■金森久雄の勉強法:『大経済学者に学べ』から

1 ビジョンとツール

ときどき思い返して手にとる本があります。金森久雄の『大経済者に学べ』は、私にとって勉強法の本です。<「大経済学」とはビジョンとツールとが結合したものである>。これがこの本の書き出しです。シュンペーターの考えを採用しています。

金森はむずかしい用語も、さらりと説明する人です。<ビジョンとは社会状態の基本的な特徴についての洞察であり、ツールとはそのビジョンを具体的な理論に作り上げる用具である>、両者を兼ね備えた人から学べ…ということです。

下村治は「日本経済は勃興期にある」というビジョンをもとに、下村理論を展開した、と金森は見ています。<細かい分析があってそこからビジョンが生まれてくるのではない。その逆で、「始めにビジョンあり」だ>と言い、ビジョンの必要性を訴えます。

 

2 すぐれた著者を見出す直覚力

いま学ぶべき学者として、ケインズ、フリードマン、シュムペーター、ドラッカー、マルクスを選んでいます。日本からは下村治と高橋亀吉が選ばれています。日本近代経済史にもない重要証言が、さりげなく記されてもいます。

1930年に高橋亀吉は石橋湛山、小汀利得等と組んで、時の旧平価解禁に対して果敢な論争を挑み、当時の日本銀行や大蔵省の官僚経済学を批判したが、高橋は当時まだ珍しかったケインズの論文を読んでいたのである。これは高橋自身が私に語ったことであるが、その頃イギリスでケインズは金本位離脱の主張を展開していた。このような新知識で理論武装した高橋に、当時の旧式な官僚経済学が完敗したのも当然である。

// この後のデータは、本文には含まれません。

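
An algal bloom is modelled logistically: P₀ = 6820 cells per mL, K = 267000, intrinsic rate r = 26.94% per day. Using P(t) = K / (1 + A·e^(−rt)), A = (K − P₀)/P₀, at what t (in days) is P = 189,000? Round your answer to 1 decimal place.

t ≈ 16.8 days

A = (267000 − 6820)/6820 = 38.14956
189000 = 267000/(1 + 38.14956·e^(−0.2694t)) → 1 + 38.14956·e^(−0.2694t) = 1.4127
e^(−0.2694t) = 0.010818 → t = ln(92.43932)/0.2694 = 4.52655/0.2694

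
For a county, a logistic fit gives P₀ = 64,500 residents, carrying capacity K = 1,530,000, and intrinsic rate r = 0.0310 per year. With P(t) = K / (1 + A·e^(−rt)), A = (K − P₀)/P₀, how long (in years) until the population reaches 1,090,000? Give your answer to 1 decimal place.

t ≈ 130.0 years

A = (1530000 − 64500)/64500 = 22.72093
1090000 = 1530000/(1 + 22.72093·e^(−0.031t)) → 1 + 22.72093·e^(−0.031t) = 1.40367
e^(−0.031t) = 0.017766 → t = ln(56.28594)/0.031 = 4.03044/0.031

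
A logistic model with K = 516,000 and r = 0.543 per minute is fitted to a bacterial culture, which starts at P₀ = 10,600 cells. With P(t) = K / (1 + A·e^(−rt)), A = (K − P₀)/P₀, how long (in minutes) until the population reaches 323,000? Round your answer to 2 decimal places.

t ≈ 8.07 minutes

A = (516000 − 10600)/10600 = 47.67925
323000 = 516000/(1 + 47.67925·e^(−0.543t)) → 1 + 47.67925·e^(−0.543t) = 1.59752
e^(−0.543t) = 0.012532 → t = ln(79.7948)/0.543 = 4.37946/0.543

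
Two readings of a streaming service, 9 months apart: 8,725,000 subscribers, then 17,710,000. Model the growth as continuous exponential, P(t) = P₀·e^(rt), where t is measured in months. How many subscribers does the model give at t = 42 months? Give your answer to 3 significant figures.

≈ 237,000,000 subscribers

r = ln(17710000/8725000) / 9 ≈ 0.07866 per month
P(42) = 8725000 · e^(0.07866·42) = 8725000 · 27.2133 ≈ 237436066.14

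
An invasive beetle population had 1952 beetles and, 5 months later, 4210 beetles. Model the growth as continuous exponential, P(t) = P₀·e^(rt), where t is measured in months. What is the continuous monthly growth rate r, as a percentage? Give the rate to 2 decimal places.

r ≈ 15.37% per month

4210 = 1952 · e^(r·5)
e^(5r) = 4210/1952 = 2.15676
r = ln(2.15676) / 5 = 0.76861 / 5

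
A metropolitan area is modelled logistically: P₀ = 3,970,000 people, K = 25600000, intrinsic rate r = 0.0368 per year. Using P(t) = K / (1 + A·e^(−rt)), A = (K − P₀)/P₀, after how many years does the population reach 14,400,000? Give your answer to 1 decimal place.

t ≈ 52.9 years

A = (25600000 − 3970000)/3970000 = 5.44836
14400000 = 25600000/(1 + 5.44836·e^(−0.0368t)) → 1 + 5.44836·e^(−0.0368t) = 1.77778
e^(−0.0368t) = 0.142754 → t = ln(7.00504)/0.0368 = 1.94663/0.0368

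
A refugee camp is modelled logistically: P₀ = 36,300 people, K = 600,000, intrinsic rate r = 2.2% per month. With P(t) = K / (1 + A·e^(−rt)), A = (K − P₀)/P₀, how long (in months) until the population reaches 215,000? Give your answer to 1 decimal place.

t ≈ 98.2 months

A = (600000 − 36300)/36300 = 15.52893
215000 = 600000/(1 + 15.52893·e^(−0.022t)) → 1 + 15.52893·e^(−0.022t) = 2.7907
e^(−0.022t) = 0.115314 → t = ln(8.672)/0.022 = 2.1601/0.022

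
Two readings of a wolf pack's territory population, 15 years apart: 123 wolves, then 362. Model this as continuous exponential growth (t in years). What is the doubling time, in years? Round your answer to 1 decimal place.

doubling time ≈ 9.6 years

r = ln(362/123) / 15 = ln(2.94309) / 15 ≈ 0.071964 per year
doubling time = ln 2 / |r| = 0.69315 / 0.071964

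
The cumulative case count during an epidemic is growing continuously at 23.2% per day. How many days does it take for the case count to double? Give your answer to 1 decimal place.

doubling time ≈ 3.0 days

doubling time = ln(2) / |r| = 0.69315 / 0.232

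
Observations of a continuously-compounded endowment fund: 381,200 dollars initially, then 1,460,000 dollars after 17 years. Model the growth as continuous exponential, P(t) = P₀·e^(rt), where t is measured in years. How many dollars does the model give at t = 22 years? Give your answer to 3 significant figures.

≈ 2,170,000 dollars

r = ln(1460000/381200) / 17 ≈ 0.078992 per year
P(22) = 381200 · e^(0.078992·22) = 381200 · 5.68499 ≈ 2167116.49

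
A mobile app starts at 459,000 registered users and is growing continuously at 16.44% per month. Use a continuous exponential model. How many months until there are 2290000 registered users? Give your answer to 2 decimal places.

2290000 = 459000 · e^(0.1644·t)
t = ln(2290000/459000) / 0.1644 = ln(4.98911) / 0.1644 = 1.60726 / 0.1644

t ≈ 9.78 months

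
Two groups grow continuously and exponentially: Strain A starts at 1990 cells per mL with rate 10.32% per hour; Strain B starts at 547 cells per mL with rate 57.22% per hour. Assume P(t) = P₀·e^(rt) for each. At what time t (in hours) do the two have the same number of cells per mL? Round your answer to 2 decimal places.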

昭和恐慌を引き起こした政策の失敗を、当時批判したのが、高橋亀吉や石橋湛山などでした。<私が高橋について評価するのは、多くの書物の中で優れた著者を見出す直覚力が優れていたことである>…と金森は書いています。金森自身も同様の人でした。

全ての学説に<いちいちつき合っていては自分で考えている時間がない>、<一部は精読し、他は学説史でカバーする>、つまみ食いでもよいのです。<その程度の気持ちでないと、経済学の波に巻き込まれて、自分の考えを発展させることはできない>からです。

 

3 旗幟を鮮明にする

朝鮮戦争の頃の過剰生産論が間違いだと1951年「特需と日本経済」で論じて以降、金森は、ケインズの考えを中核にして、旗幟を鮮明にしてきました。1965年、あまりのひどい政策ミスに対して、役人を辞めて政府批判をしようと思ったこともあったようです。

1997年刊のこの本でも、<平成九年度の予算でも、まだ有効需要が不十分な時に、消費税を三%から五%に引き上げるという政策>をとったことに対し、<経済学的に誤った政策である>と書いています。そのとおりになりました。

<ケインズ理論を、消費関数、投資関数など五本か六本の式にまとめて、これがケインズ経済学のエッセンスだという学者がいるが、それはケインズの骸骨で、エッセンスはその外にあると思う>、経済学説を単純に受け取ることへの嫌悪が、ここにはあります。

金森はハロッドに学び、高く評価しながら、イノベーションの影響を無視している点に問題があると言います。イノベーションにより競争力を強めることが国際収支の黒字に役立つと論じた「経済成長と国際収支」で、金森理論が生まれたと、ご本人が書いています。

 

4 「企業」というミクロ的基礎

大経済学者の中にドラッカーが入っていることにも驚かされます。<大きく、かつ豊かなビジョンを提供した点で私はドラッカーを大経済学者の一人に数えるのである>と記します。ドラッカーの著作から、金森は経済学の中核理論を抽出してきます。

現代においてイノベーションを担うのは、企業であるといえます。「市場を作り出すのは事業家である」と『現代の経営』でドラッカーは書いています。ドラッカーは、顧客の創造をすることが事業行為であると言うのです。金森は、この点を評価します。

ケインズ経済学は、投資や消費といったマクロ的な動きが経済の発展や変動をどのように生み出すかという問題を主に取り扱ったが、実際に投資を行うのは個々の企業である。したがって、マクロ経済学は企業を中心としたミクロ経済学によって補完されなければ本当の役には立たない。ドラッカーはケインズやシュムペーターによって築かれたマクロ理論に、「企業」というミクロ的基礎を与えた。

こうしたドラッカーの評価を見ると、金森が自分の頭で経済学を作り上げようとしてきたことがわかります。金森はたくさんの本を書いてきました。その中から一冊となると、この『大経済学者に学べ』ではないかと思います。